La pregunta era si yo podría sobrellevar el cambio.
Como esperaba, mi psicoterapeuta se puso eufórico por mi gran avance. A mí más bien me parecía un gran bajón, pero no me molesté en rebatirlo. Dejé que delirara sobre lo mucho que estaba aprendiendo y lo lejos que había llegado. Tarde o temprano sabría la verdad. Puede que mucho más tarde. Puede que nunca.
Cuando regresé a Chulahatchie después del divorcio creía que era difícil vivir con la antigua mamá, siempre tan criticona, pero aquello no era nada comparado con vivir con esta nueva mamá mejorada. Había perdido todas las aristas duras y lo único que quedaba era el suave núcleo interior. Cada vez que Imani aparecía, veía que los ojos de mamá se iluminaban con una luz que se reflejaba en el semblante de la niña.
La madre que nunca tuve y la hija que siempre anhelé. Se habían encontrado una a otra y yo las había perdido a ambas.
—Tía Peach —dijo Imani una tarde cuando se iba—, ¿estás bien?
No la miré a los ojos. No pude.
—¿Qué quieres decir?
Me tomó la mano y tiró de ella hacia abajo para que me sentara a su lado en los peldaños delanteros de Belladonna, junto a la obra maestra de Fart: la rampa para la silla de ruedas de mamá. Era última hora de la tarde y el sol se estaba poniendo tras la casa, lo que dejaba la veranda delantera a la sombra durante varias horas. Noté cómo el frío de los ladrillos me atravesaba la tela de los vaqueros y me estremecí.
—¿No te está esperando tu papá en el Heartbreak Cafe? —pregunté.
—Sabe que estoy aquí —respondió Imani—. Si no estoy en la cafetería cuando tenga que irse a casa, vendrá a recogerme.
Lo dijo con una certeza absoluta, segura del amor de su padre y de su capacidad de protegerla. Envidié la falta de miedo que proporcionaba semejante sensación de seguridad. La verdad es que envidiaba muchas cosas a Imani.
—¿Estás bien? —repitió.
—Sí —mentí—. ¿Por qué lo preguntas?
—No sé. Pareces… bueno, distinta de algún modo. Estás aquí, pero es como si estuvieras muy lejos.
Me mordí el labio y desvié la mirada. Aquella niña brillante y perspicaz carecía del lenguaje de un psicólogo y no podía decirme que estaba emocionalmente ausente, pero de todos modos lo había expresado a la perfección.

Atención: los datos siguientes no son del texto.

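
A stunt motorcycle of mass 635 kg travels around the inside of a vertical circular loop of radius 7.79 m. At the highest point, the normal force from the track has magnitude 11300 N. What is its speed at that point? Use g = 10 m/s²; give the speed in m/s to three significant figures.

14.7 m/s

At the top, N + mg = mv²/r, so v = √(r(N/m + g)) = √(7.79 × (11300/635 + 10.0)) = √(7.79 × 27.80) = √216.5 = 14.71 m/s.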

—He estado… —Intenté encontrar una palabra—. Ocupada —solté.
—Ya lo sé. AbueDonna me lo ha dicho. Dice que tienes muchas preocupaciones.

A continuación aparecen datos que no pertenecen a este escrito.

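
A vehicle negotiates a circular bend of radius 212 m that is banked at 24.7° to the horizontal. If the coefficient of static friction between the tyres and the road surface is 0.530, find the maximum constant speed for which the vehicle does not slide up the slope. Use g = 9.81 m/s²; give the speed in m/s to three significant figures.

52.2 m/s

At the maximum speed, friction acts down the slope at its limiting value f = μN. Radially (horizontal, toward centre): N sinθ + μN cosθ = mv²/r. Vertically: N cosθ − μN sinθ = mg.
Dividing: v² = r g (sinθ + μcosθ)/(cosθ − μsinθ).
sinθ + μcosθ = 0.4179 + 0.530×0.9085 = 0.8994; cosθ − μsinθ = 0.9085 − 0.530×0.4179 = 0.6870.
v² = 212 × 9.81 × 0.8994/0.6870 = 2722 m²/s², so v = 52.18 m/s.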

—¿Mi madre te ha dicho eso? ¿A ti?
Imani asintió.
—Hablamos de muchas cosas —me explicó—. Te echa de menos. —Y tras una breve pausa, añadió—: Y yo también.
Era una frase muy simple y sincera: la verdad de Imani, tal como la pensaba, sin fingimientos ni astucias.
No podía decir mi propia verdad a esta niña inocente. No podía decirle: «Mamá no puede echar de menos lo que jamás conoció». Así que me limité a decir:
—Yo también te echo de menos.
Captó la diferencia y ladeó la cabeza como haría un cachorro inteligente y curioso.
—¿Recuerdas cuando llegué a Chulahatchie? —preguntó—. ¿Cuando papá y mamá volvieron a verse desde hacía tanto tiempo?
—Pues claro que me acuerdo. —Le tomé la mano—. Fue cuando te conocí.
—Tenía miedo de papá, porque era tan corpulento y raro, tenía miedo de la novedad y de no saber qué iba a pasar. Y tú me dijiste que no tenía por qué gustarme papá pero que, por lo menos, debería darle una oportunidad.
Bajé los ojos hacia ella.
—Había olvidado que te había dicho eso.
—Bueno —comentó después de asentir con la cabeza—, a lo mejor eso es lo que tendrías que hacer tú.
Scratch dobló la esquina con su camioneta y tocó el claxon. Imani lo saludó con la mano y, después de ponerse de pie, se volvió para lanzarse a mis brazos.
—Te quiero, tía Peach —me susurró al oído—. Y AbueDonna también.
Se separó de mí, se colgó la mochila rosa de los Power Rangers al hombro y se marchó dando saltitos hasta donde su padre la estaba esperando.